Firm Policies and Active Ownership Investors


Speaker: Vicente Cunat

15 November 2018 - T105 - From 2:00 pm to 3:15 pm

In November 2012, Norway’s sovereign wealth fund (NBIM) unexpectedly announced that it would improve specific governance dimensions of the firms in its portfolio. We this unexpected change of preferences as a natural experiment to understand shareholder influence among active ownership investors. We first document how the fund re-balanced its portfolio to achieve this objective. We then show how firms for which the fund is very important and also firms that are very important to the fund reacted by improving their governance. Finally, we document how, marginal investment changes and governance changes became more correlated in the new equilibrium.
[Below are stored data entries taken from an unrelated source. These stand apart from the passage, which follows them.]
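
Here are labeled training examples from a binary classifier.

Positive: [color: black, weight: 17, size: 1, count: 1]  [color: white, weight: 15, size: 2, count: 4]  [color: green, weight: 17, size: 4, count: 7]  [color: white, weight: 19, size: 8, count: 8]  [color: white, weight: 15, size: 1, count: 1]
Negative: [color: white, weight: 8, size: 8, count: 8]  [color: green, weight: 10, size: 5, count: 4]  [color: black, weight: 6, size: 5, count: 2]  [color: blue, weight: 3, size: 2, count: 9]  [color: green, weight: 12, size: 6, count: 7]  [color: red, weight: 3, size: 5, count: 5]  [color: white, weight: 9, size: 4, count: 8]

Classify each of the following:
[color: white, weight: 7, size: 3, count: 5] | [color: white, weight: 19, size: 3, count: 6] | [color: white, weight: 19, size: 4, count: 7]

Negative, Positive, Positive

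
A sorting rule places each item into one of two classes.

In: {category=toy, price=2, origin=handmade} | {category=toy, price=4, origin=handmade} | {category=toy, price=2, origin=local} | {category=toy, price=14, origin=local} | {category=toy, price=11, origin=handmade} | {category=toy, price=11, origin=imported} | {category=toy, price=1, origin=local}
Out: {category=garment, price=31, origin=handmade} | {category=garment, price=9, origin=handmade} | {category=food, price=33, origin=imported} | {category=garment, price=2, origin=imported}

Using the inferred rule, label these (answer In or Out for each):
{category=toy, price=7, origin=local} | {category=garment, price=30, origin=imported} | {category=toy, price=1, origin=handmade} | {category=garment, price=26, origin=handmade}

In, Out, In, Out

The distinguishing property — category is toy — holds for all the 'In' cases and none of the 'Out' cases.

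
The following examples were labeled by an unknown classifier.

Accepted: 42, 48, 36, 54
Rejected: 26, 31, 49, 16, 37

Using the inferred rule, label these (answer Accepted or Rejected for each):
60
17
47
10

One predicate separates the groups cleanly: multiple of 3.
60 → 60 = 3·20 → Accepted.
17 → 17 = 3·5 + 2 → Rejected.
47 → 47 = 3·15 + 2 → Rejected.
10 → 10 = 3·3 + 1 → Rejected.

Accepted, Rejected, Rejected, Rejected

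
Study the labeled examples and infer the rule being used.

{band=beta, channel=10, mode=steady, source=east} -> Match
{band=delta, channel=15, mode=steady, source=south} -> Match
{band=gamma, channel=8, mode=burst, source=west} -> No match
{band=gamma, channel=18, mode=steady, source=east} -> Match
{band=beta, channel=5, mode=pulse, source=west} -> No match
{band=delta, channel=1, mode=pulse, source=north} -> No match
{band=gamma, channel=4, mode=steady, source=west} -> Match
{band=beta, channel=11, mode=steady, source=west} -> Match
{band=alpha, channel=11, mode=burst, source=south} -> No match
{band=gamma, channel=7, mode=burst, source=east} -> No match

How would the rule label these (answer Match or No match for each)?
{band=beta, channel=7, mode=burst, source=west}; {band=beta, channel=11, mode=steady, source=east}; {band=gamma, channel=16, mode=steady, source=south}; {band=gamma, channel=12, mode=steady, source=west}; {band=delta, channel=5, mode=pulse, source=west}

All 'Match' examples share one property — mode is steady — and every 'No match' example lacks it.
{band=beta, channel=7, mode=burst, source=west}: mode is burst — doesn't qualify, so No match.
{band=beta, channel=11, mode=steady, source=east}: mode is steady — qualifies, so Match.
{band=gamma, channel=16, mode=steady, source=south}: mode is steady — qualifies, so Match.
{band=gamma, channel=12, mode=steady, source=west}: mode is steady — qualifies, so Match.
{band=delta, channel=5, mode=pulse, source=west}: mode is pulse — doesn't qualify, so No match.

No match, Match, Match, Match, No match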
Information Nudges and Self-Control

Economics & Decision Sciences

Speaker: Thomas Mariotti
Toulouse School of Economics

15 November 2018 - Building T - Room T015 - From 2:00 pm to 3:15 pm

We study the optimal design of information nudges for present-biased consumers who have to make sequential consumption decisions without exact prior knowledge of their long-term consequences. For arbitrary distributions of risk, there exists a consumer-optimal information nudge that is of cutoff type, recommending consumption or abstinence according to the magnitude of the risk. Under a stronger bias for the present, the target group receiving a credible signal to abstain must be tightened. We compare this nudge with those favored by a health authority or a lobbyist. When some consumers are more strongly present-biased than others, a traffic-light nudge is optimal.

“Globalization of Quantitative Policing: Between Management and Statactivism”
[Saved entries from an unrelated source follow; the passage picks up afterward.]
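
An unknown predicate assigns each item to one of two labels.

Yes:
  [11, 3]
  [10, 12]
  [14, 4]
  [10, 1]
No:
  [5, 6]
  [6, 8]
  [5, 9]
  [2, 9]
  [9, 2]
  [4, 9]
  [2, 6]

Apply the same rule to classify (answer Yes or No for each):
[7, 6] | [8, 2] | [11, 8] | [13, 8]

No, No, Yes, Yes

Every 'Yes' example satisfies: first ≥ 10. None of the 'No' examples do.
No: [7, 6], since first 7.
No: [8, 2], since first 8.
Yes: [11, 8], since first 11.
Yes: [13, 8], since first 13.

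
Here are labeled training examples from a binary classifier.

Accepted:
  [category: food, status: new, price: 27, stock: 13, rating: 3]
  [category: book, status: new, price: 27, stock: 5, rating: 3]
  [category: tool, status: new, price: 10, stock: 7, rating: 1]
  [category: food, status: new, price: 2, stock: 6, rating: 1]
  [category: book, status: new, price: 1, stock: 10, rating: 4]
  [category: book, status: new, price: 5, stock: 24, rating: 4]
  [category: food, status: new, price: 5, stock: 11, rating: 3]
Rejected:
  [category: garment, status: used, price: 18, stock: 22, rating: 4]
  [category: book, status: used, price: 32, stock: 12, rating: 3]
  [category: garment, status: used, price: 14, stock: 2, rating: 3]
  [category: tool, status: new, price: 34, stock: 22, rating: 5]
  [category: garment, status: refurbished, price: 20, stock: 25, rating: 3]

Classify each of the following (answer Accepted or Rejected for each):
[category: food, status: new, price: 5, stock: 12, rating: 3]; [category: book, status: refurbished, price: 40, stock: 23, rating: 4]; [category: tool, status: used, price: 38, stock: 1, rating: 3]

'Accepted' ⟺ status is new AND price ≤ 27.
[category: food, status: new, price: 5, stock: 12, rating: 3] → status is new, price = 5 → Accepted.
[category: book, status: refurbished, price: 40, stock: 23, rating: 4] → status is refurbished, price = 40 → Rejected.
[category: tool, status: used, price: 38, stock: 1, rating: 3] → status is used, price = 38 → Rejected.

Accepted, Rejected, Rejected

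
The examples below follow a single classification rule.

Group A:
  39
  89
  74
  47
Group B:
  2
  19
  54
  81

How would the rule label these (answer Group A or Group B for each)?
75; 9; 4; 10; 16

Group A, Group B, Group B, Group B, Group B

The simplest hypothesis consistent with all the labels is: digit sum ≥ 11.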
Accounting & Management Control

Speaker: Emmanuel DIDIER

9 November 2018 - HEC PARIS - Room T015 - From 10:00 am to 12:00 pm

Information policing seems to be pervading public security police all around
the world. This review asks whether this appellation describes a homogeneous
set of phenomena. Compstat was the first program to massively computerize
policing. The literature reviewed here follows its fate in the United
States and, on a global scale, in France, where the program was imported.
The review successively discusses the perspective of managers who were favorable
to the program and that of “statactivists,” activists who use statistics,
who were opposed to it. Despite the many differences intervened during
the importation process, especially in the balance of expertise and publicity,
some points seem to be common to both contexts, such as the building of
a computer infrastructure, a specific use of the data, and the constructive
tensions between the police institution and its critics.